As ruas foram tomadas por entulhos, sujeira e destruição nos bairros mais afetados pela água que tomou a cidade (João Paulo Guimarães/ Cenarium)

Seu Zarrão, outro morador do Mangabinha, mostrou como ficou sua casa após a enxurrada das águas que atingiram o bairro. Não há mais telhado e nem pertences. Apenas uma cama e algumas roupas iluminadas por um fio que ele puxou da rua para ligar uma lâmpada. O volume da água chegou a mais de cinco metros no bairro. As pessoas que não tinham casa de dois andares tiveram que fugir desesperadas e as pessoas com casa de dois pavimentos ficaram presas na parte de cima até a chegada da ajuda.

Seu Zarrão conseguiu salvar apenas uma cama e algumas peças de roupas ( João Paulo Guimarães/ Cenarium)

Subida rápida

Itabuna é uma cidade com ruas que variam em sua altura na topografia fazendo com que as enchentes menores ocorram todo ano e isso fez com que a população se acostumasse, mas o volume de água que veio com a abertura da Represa de Itapé fez com que a população de alguns bairros fosse pega de surpresa pela força e velocidade com que a água chegou.

Não houve aviso ou preparo para a população. O volume do rio Cachoeira subiu mais de seis metros em questão de minutos. A água veio invadindo tudo como um tsunami mais lento, que foi enchendo as ruas minuto a minuto. Houve tempo para que as pessoas entendessem a necessidade de fugir de suas casas, mas não houve tempo para salvar móveis, eletrônicos, carros ou animais de estimação.

Foi tudo muito rápido e a resposta da população para essa velocidade foi a solidariedade.
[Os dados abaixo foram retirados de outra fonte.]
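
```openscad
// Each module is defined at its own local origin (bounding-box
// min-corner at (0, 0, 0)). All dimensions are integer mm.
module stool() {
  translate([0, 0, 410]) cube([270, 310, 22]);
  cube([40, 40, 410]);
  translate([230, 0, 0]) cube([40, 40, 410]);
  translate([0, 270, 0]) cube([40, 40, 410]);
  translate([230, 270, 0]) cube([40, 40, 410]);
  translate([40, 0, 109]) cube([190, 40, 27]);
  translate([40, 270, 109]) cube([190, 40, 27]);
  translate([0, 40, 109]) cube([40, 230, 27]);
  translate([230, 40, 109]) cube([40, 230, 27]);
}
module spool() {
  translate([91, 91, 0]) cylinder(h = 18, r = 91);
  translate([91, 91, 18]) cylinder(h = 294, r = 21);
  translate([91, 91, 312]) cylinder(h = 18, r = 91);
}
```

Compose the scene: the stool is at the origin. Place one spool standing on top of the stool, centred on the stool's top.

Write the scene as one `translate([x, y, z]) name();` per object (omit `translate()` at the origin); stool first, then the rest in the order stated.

stool();
translate([44, 64, 432]) spool();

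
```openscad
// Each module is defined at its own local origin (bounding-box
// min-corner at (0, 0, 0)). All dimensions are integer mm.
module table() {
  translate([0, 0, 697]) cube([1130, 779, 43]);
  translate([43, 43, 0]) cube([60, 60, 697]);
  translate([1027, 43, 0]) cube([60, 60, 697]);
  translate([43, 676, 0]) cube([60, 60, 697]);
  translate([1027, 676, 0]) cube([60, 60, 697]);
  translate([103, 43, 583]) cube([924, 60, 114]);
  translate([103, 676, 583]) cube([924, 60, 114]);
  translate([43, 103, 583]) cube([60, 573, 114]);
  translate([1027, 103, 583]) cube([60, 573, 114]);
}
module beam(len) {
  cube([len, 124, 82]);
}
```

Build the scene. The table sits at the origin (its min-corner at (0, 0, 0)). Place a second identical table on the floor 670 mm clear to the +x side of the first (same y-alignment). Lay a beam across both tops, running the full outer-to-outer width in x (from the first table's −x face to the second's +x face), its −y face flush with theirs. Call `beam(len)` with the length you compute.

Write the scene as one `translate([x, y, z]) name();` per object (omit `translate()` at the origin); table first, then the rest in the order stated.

table();
translate([1800, 0, 0]) table();
translate([0, 0, 740]) beam(2930);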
Grupos de donos de jet ski chegaram imediatamente para socorrer a população nas áreas mais afetadas como os bairros de Mangabinha e Bananeira. Nas ruas mais próximas onde a água não chegou, as pessoas também abandonaram o conforto para doar solidariedade e ajuda nas buscas e salvamentos.
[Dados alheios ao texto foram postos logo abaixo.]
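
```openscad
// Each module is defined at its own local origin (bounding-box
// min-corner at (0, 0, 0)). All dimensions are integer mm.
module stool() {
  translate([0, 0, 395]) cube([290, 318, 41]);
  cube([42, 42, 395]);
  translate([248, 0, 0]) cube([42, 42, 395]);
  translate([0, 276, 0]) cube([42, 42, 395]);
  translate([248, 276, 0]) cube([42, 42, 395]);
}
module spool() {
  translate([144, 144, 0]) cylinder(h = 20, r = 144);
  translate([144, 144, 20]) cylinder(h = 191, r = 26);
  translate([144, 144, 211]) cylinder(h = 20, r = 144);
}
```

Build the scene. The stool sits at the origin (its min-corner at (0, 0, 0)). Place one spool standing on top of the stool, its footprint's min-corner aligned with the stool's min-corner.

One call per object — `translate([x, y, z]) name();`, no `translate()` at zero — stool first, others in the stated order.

stool();
translate([0, 0, 436]) spool();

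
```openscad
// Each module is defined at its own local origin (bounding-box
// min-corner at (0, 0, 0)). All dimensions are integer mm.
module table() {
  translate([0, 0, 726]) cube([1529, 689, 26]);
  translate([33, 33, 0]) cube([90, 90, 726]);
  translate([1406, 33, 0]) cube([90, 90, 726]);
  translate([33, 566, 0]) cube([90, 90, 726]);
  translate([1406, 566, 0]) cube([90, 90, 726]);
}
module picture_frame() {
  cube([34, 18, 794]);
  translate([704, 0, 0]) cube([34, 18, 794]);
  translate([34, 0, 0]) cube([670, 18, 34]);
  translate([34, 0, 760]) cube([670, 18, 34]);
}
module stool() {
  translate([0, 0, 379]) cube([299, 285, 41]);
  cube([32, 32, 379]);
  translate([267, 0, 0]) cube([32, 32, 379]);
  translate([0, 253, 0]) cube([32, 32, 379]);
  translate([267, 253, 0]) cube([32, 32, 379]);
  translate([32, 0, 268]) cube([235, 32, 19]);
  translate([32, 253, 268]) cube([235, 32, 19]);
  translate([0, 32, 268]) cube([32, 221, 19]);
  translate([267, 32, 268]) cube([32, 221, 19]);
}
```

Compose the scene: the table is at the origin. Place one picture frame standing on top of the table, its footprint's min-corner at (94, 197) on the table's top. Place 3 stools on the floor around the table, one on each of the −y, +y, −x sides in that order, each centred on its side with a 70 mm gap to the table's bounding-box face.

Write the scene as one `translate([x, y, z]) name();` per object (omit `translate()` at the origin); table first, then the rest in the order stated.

table();
translate([94, 197, 752]) picture_frame();
translate([615, -355, 0]) stool();
translate([615, 759, 0]) stool();
translate([-369, 202, 0]) stool();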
Imagem da pós-enchente e inundações na cidade de Itabuna, no Estado da Bahia (João Paulo Guimarães/ Cenarium)

Joimara Santos fala que tudo começou no dia 26 de dezembro, às 18h. “Passamos o Natal ilhados e a situação ainda é crítica apesar de tudo ter passado. Eu estava assistindo à novela e fui até a cozinha e vi que tinha água até na altura do ‘peito’ do pé. Fui avisar meu pai que estava entrando água na cozinha. Foi uma questão de segundos em que chamei meu pai e voltei pra cozinha, quando a água já estava no tornozelo. Ouvimos os vizinhos gritando desesperados lá fora pra que a gente saísse de casa e subisse pro telhado do vizinho. Olhamos pra fora da casa pra tentar entender o que estava acontecendo porque não estávamos vendo as notícias e nem a rede social e foi aí que vimos o caos e não acreditamos quando vimos a água chegando com força carregando tudo”, relatou.
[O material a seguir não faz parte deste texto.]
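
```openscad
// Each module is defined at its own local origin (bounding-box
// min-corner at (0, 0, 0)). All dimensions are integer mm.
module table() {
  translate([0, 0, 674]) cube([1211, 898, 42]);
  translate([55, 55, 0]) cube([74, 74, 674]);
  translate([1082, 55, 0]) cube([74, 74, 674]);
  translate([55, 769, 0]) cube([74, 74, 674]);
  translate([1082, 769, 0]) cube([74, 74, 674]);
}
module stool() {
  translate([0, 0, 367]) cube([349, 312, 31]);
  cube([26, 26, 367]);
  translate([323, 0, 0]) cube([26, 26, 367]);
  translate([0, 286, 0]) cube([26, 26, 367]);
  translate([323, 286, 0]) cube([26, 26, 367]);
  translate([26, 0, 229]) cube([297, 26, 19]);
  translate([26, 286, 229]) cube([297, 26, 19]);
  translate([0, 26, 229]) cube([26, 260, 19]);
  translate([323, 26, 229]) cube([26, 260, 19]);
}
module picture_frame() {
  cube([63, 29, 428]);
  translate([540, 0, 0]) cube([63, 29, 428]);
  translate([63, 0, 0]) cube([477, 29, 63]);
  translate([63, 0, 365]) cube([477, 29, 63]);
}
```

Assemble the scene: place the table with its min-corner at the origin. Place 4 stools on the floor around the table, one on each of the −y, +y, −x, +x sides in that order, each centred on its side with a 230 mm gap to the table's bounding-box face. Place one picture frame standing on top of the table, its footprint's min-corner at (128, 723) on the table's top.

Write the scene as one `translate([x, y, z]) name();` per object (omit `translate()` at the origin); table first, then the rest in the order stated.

table();
translate([431, -542, 0]) stool();
translate([431, 1128, 0]) stool();
translate([-579, 293, 0]) stool();
translate([1441, 293, 0]) stool();
translate([128, 723, 716]) picture_frame();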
A mãe de Joimara, dona Eleuzina, de 82 anos, é cadeirante e precisou da ajuda de outro filho para sair de casa pela garagem. A porta da frente estava bloqueada e por muito pouco a família não ficou presa na casa, pois em questão de minutos o local foi tomado pela água até o telhado. A água atingiu mais de seis metros na área em que Joimara e sua família estavam.

Sem prestação de contas

A Prefeitura iniciou os trabalhos de limpeza das ruas, mas recebeu muitas críticas da população, que acredita que houve desvio de dinheiro das doações feitas por meio de Pix aberto pela própria prefeitura que ainda não prestou contas do valor depositado para ajudar as vítimas dessa enchente, que, de acordo com a população, foi pior que a enchente de 1967 na região.